2022-06-28  Eveline de Klerk

Swartbooi weighs on African parliament

WALVIS BAY – Landless People’s Movement leader Bernardus Swartbooi says he does not know what to expect from the Pan-African Parliament (PAP). 

Swartbooi was nominated earlier to represent Namibia at PAP, along with deputy speaker of the National Assembly Loide Kasingo and PDM president McHenry Venaani.

The PAP was set up to ensure the full participation of African people in the economic development and integration of the continent.

According to Swartbooi, the footprint of PAP is very light in terms of what it needs to do for the people of the African continent as a combined body. 

Swartbooi shared his sentiments with some of his party members last week, saying that PAP was structured along the lines of the European system.

“However, when you look at the European system, it has an impact. It strives for change and legislative formation and sets a very clear direction for where they want to take Europe. We will have to see how PAP functions,” Swartbooi explained.

He added the fact that PAP could last year not resolve a simple issue, such as the election process, speaks volumes. 

“That institution has not been visibly strong and profound. What is its footprint in the quest of promoting better livelihoods for the citizens of this continent? Those are questions we are beginning to ask as we read those documents,” Swartbooi said.

However, he hopes PAP will contribute to democracy and transparency and help the continent in solving critical issues.

The LPM leader, nevertheless, said he is looking forward to joining PAP, despite his reservations.

He is also hoping the institution can create model laws that will help member states to implement workable laws. 

‘Weaker feeding parliaments’

Meanwhile, political commentator Ndumba Kamwanyah concurred with Swartbooi that Africa has not seen a tangible impact of PAP since it was established. This, according to Kamwanyah, is because of weakening feeding parliaments from member states, simply because African countries do not elect members for competence and impact but more for political allegiance.

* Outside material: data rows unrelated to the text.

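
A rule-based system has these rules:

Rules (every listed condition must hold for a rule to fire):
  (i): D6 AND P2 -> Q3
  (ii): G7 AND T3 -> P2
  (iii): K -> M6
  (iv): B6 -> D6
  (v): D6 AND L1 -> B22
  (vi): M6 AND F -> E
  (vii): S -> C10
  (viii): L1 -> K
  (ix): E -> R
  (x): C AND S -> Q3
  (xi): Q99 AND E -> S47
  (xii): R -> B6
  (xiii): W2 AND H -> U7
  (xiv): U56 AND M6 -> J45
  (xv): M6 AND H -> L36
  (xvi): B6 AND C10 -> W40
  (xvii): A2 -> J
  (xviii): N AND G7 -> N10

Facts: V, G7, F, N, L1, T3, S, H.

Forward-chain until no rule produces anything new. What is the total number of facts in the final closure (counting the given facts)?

21

Round 1 fires (ii), (vii), (viii), (xviii), giving P2, C10, K, N10.
Round 2 fires (iii), giving M6.
Round 3 fires (vi), (xv), giving E, L36.
Round 4 fires (ix), giving R.
Round 5 fires (xii), giving B6.
Round 6 fires (iv), (xvi), giving D6, W40.
Round 7 fires (i), (v), giving Q3, B22.
Closure: {B22, B6, C10, D6, E, F, G7, H, K, L1, L36, M6, N, N10, P2, Q3, R, S, T3, V, W40} — 21 facts.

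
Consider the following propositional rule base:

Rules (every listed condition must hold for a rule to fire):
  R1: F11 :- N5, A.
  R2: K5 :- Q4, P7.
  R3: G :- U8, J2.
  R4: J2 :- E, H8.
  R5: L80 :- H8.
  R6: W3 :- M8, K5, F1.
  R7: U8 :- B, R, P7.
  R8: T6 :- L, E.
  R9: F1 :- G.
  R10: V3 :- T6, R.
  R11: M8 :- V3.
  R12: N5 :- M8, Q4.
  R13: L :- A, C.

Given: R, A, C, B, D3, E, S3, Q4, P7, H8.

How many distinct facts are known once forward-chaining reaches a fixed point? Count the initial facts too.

23

Round 1 fires R2, R4, R5, R7, R13, giving K5, J2, L80, U8, L.
Round 2 fires R3, R8, giving G, T6.
Round 3 fires R9, R10, giving F1, V3.
Round 4 fires R11, giving M8.
Round 5 fires R6, R12, giving W3, N5.
Round 6 fires R1, giving F11.
Closure: {A, B, C, D3, E, F1, F11, G, H8, J2, K5, L, L80, M8, N5, P7, Q4, R, S3, T6, U8, V3, W3} — 23 facts.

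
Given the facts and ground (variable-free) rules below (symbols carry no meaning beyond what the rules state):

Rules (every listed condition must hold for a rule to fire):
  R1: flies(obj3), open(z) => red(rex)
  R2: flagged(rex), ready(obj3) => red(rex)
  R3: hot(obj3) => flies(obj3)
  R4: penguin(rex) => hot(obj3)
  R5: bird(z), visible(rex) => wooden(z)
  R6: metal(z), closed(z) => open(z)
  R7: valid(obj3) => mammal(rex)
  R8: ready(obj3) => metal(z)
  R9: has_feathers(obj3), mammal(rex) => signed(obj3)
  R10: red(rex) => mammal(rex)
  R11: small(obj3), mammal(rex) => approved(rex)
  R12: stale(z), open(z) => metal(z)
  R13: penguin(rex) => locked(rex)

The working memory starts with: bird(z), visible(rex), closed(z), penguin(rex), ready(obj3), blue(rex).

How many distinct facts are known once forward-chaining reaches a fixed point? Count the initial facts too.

Round 1 — R4, R5, R8, R13, derive hot(obj3), wooden(z), metal(z), locked(rex).
Round 2 — R3, R6, derive flies(obj3), open(z).
Round 3 — R1, derive red(rex).
Round 4 — R10, derive mammal(rex).
Closure: {bird(z), blue(rex), closed(z), flies(obj3), hot(obj3), locked(rex), mammal(rex), metal(z), open(z), penguin(rex), ready(obj3), red(rex), visible(rex), wooden(z)} — 14 facts.

14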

“It is an unfortunate situation that we end up with that due to political driven appointments. However, we are optimistic that younger parliamentarians, such as Swartbooi, are joining PAP, as it signals change for the continent,” he said.

Also commenting on the issue, political analyst Rui Tyitende says PAP has been plagued by internal conflicts, malfeasance and disunity from members who are tasked with the sole purpose of advancing the social, economic and cultural interests of the African people.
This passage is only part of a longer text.